Le néo-malthusianisme se développe aussi à cette époque. Il est principalement le fait de gens qui ont été convaincus
par Malthus que les pauvres doivent limiter leur descendance pour améliorer leur sort. Mais ils balaient les scrupules
moraux du pasteur (Malthus) et professent que tous les moyens ou presque sont bons pour réduire la fécondité.
Les anti-malthusiens
Certains économistes optimistes (tel Frédiric Bastiat, 1850) affirment que les possibilités de l’industrialisation et du
progrès technique réfutent le malthusianisme et permettent d’espérer que le niveau des subsistances peut croitre assez
pour suivre le rythme de la croissance démographique. L’Eglise partage cet optimisme et y ajoute des arguments
théologiques pour rejeter le malthusianisme.

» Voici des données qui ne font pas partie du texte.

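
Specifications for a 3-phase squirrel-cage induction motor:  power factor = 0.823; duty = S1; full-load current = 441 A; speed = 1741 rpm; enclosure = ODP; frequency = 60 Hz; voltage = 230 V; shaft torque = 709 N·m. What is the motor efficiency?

ω = 2π × 1741/60 = 182.3 rad/s; P_out = τω = 709 × 182.3 = 129251 W
P_in = √3·V_L·I_L·cosφ = 1.732 × 230 × 441 × 0.823 = 144582 W
η = P_out / P_in = 129251 / 144582 = 0.894 = 89.4%

89.4 %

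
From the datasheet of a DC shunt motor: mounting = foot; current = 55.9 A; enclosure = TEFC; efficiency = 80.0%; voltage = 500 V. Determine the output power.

P_in = V·I = 500 × 55.9 = 27950 W
P_out = η·P_in = 0.8 × 27950 = 22360 W

22.4 kW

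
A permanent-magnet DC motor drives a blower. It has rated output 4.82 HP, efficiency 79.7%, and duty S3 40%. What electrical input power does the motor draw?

4.51 kW

P_out = 4.82 × 746 = 3596 W
P_in = P_out/η = 3596/0.797 = 4512 W = 4.51 kW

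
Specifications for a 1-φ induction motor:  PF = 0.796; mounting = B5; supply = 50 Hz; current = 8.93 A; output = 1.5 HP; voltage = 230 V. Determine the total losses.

516 W

P_in = V·I·cosφ = 230×8.93×0.796 = 1635 W
P_out = 1.5×746 = 1119 W
Losses = P_in − P_out = 1635 − 1119 = 516 W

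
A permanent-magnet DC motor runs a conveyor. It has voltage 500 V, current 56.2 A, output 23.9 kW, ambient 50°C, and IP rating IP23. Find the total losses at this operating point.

4.2 kW

P_in = V·I = 500×56.2 = 28100 W
P_out = 23900 W
Losses = P_in − P_out = 28100 − 23900 = 4200 W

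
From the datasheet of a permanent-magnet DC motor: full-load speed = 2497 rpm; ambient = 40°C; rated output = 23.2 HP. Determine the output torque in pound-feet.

48.8 lb·ft

P_out = 23.2 × 746 = 17307 W
ω = 2π × 2497/60 = 261.5 rad/s
τ = P_out/ω = 17307/261.5 = 66.18 N·m
In lb·ft: 66.18/1.356 = 48.8 lb·ft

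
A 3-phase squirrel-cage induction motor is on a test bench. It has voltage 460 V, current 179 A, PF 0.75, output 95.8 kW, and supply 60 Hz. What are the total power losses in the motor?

11.2 kW

P_in = √3·V·I·cosφ = 1.732×460×179×0.75 = 106960 W
P_out = 95800 W
Losses = P_in − P_out = 106960 − 95800 = 11160 W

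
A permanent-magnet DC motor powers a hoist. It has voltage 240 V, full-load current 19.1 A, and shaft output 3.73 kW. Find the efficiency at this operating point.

81.4 %

P_out = 3.73 kW = 3730 W
P_in = V·I = 240 × 19.1 = 4584 W
η = P_out / P_in = 3730 / 4584 = 0.814 = 81.4%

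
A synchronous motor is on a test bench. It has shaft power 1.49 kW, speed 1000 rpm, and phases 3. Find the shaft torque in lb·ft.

ω = 2π × 1000/60 = 104.7 rad/s
τ = P/ω = 1490/104.7 = 14.23 N·m
In lb·ft: 14.23/1.356 = 10.5 lb·ft

10.5 lb·ft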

Les premiers socialistes affirment que la société qui, par son organisation et son mode de fonctionnement, est
responsable de la misère. Entre Malthus et Marx, ils sont davantage préoccupés de rejeter le principe de population,
plutôt que de fonder sérieusement leur propre explication et leur propre solution de la misère. Pour eux, c’est l’inégalité
de la répartition des ressources qui, quel que soit l’effectif de la population, engendre la misère d’une partie du peuple
et fait croire à une prétendue surpopulation. Proudhon (1846) affirme que « il n’y a qu’un seul homme de trop sur la
Terre ; c’est Monsieur Malthus »
Karl Marx (1867) va donner consistance et unité aux arguments des premiers socialistes, sans pour autant éclairer le
rôle des variables démographiques dans l’économie et la société socialistes (Marx n’a pas une doctrine démographique).
Il récuse un principe de population indépendant du contexte économique. Il ya, selon lui, une loi de population propre
à chaque société et plus précisément à chaque mode de production. La misère ouvrière est une conséquence et une
nécessité du mode de production capitaliste. Marx semble supposer que la hausse du niveau de vie dans un climat
d’égalité fera baisser la natalité.
En majorité, les socialistes affirment que le socialisme permettra une croissance régulière de la population, supérieure
à celle que tolère le capitalisme, mais loin de la progression géométrique de Malthus.